Antibiotics can save lives, but the consequences of misuse are worrying. Academics look to standardised management of antibiotics as a solution, to ensure patients of the future aren’t left without any options.

Guan Xiaodong, who researches the use of medicines within Peking University’s Department of Pharmaceutical Administration and Clinical Pharmacy, points out that in China the use of antibiotics in human and veterinary medicine are currently managed separately – by health and agricultural authorities, respectively.

Recent years, however, have seen use of antibiotics in human medicine brought under tighter control.

Positive steps 
 

Strict new rules were put in place on the clinical use of antibiotics in August 2012, with tougher management of the drugs both in hospitals and pharmacies seen since then. Agricultural authorities have also repeatedly published lists of banned antibiotics, but enforcement of these rules at China’s numerous small-scale farms is difficult.

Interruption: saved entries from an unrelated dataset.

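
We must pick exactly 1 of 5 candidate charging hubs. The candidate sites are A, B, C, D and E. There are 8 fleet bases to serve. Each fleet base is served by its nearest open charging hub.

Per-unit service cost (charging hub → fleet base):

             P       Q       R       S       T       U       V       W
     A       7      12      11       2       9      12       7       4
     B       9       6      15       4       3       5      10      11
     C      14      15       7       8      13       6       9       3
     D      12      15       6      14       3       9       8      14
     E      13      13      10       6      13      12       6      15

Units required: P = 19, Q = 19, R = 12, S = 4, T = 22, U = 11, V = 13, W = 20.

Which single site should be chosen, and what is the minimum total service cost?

Choose B only; total service cost 952.

With exactly 1 open, each fleet base uses its cheapest among the chosen.
{B}: P→B 9·19=171, Q→B 6·19=114, R→B 15·12=180, S→B 4·4=16, T→B 3·22=66, U→B 5·11=55, V→B 10·13=130, W→B 11·20=220. Service cost 952.
{A}: service cost 1002
{D}: service cost 1190
Among all 5 size-1 choices, {B} is lowest.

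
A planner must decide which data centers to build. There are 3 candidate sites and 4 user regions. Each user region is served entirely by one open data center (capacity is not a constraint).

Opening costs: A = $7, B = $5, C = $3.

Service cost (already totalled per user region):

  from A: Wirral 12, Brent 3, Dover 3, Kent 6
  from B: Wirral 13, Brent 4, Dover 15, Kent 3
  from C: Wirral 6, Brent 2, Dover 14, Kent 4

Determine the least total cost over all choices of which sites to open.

Minimum total cost: 25

For any fixed open set, each user region goes to its cheapest open site; total = fixed + service.
{A, C}: Wirral→C 6, Brent→C 2, Dover→A 3, Kent→C 4. Service 15; fixed 10; total 25.
{A, B, C}: Wirral→C 6, Brent→C 2, Dover→A 3, Kent→B 3. Service 14; fixed 15; total 29.
{C}: service 26 + fixed 3 = 29
No other subset beats 25.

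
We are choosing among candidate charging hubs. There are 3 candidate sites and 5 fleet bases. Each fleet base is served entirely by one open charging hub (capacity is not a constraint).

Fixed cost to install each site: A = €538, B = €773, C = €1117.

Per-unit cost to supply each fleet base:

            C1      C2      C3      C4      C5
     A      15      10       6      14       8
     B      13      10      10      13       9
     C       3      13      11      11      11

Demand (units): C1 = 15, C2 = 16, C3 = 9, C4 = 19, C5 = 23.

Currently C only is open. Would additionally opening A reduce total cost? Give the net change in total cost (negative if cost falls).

No — net change +376 (cost rises by 376).

Current service cost with {C}: 814.
Adding A: each fleet base re-picks its cheapest; new service cost 652, saving 162.
Extra fixed cost: 538. Net change = 538 − 162 = 376.
(Totals: 1931 → 2307.)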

“In comparison, the EU and US have already banned the use of antibiotics to accelerate growth, while the US and Australia are in the process of banning a wider range of antibiotics,” Guan said.

In December 2013 the US Food and Drug Administration issued industry guidance in the form of an update to the Veterinary Feed Directive, calling for veterinary oversight of the use of antibiotics.

A typical example was the March 5, 2015, announcement by fast food chain McDonald’s that over the coming two years its 14,000 US restaurants would phase out chicken from farms that use antibiotics also used in human medicine.

Chen Chao thinks a cross-departmental approach to the use of antibiotics in farming is key. He hopes to see the government bolster efforts to combat the misuse of antibiotics in livestock rearing, as well as provide farmers with more guidance – and, when necessary, require veterinary antibiotics only be administered by a trained vet.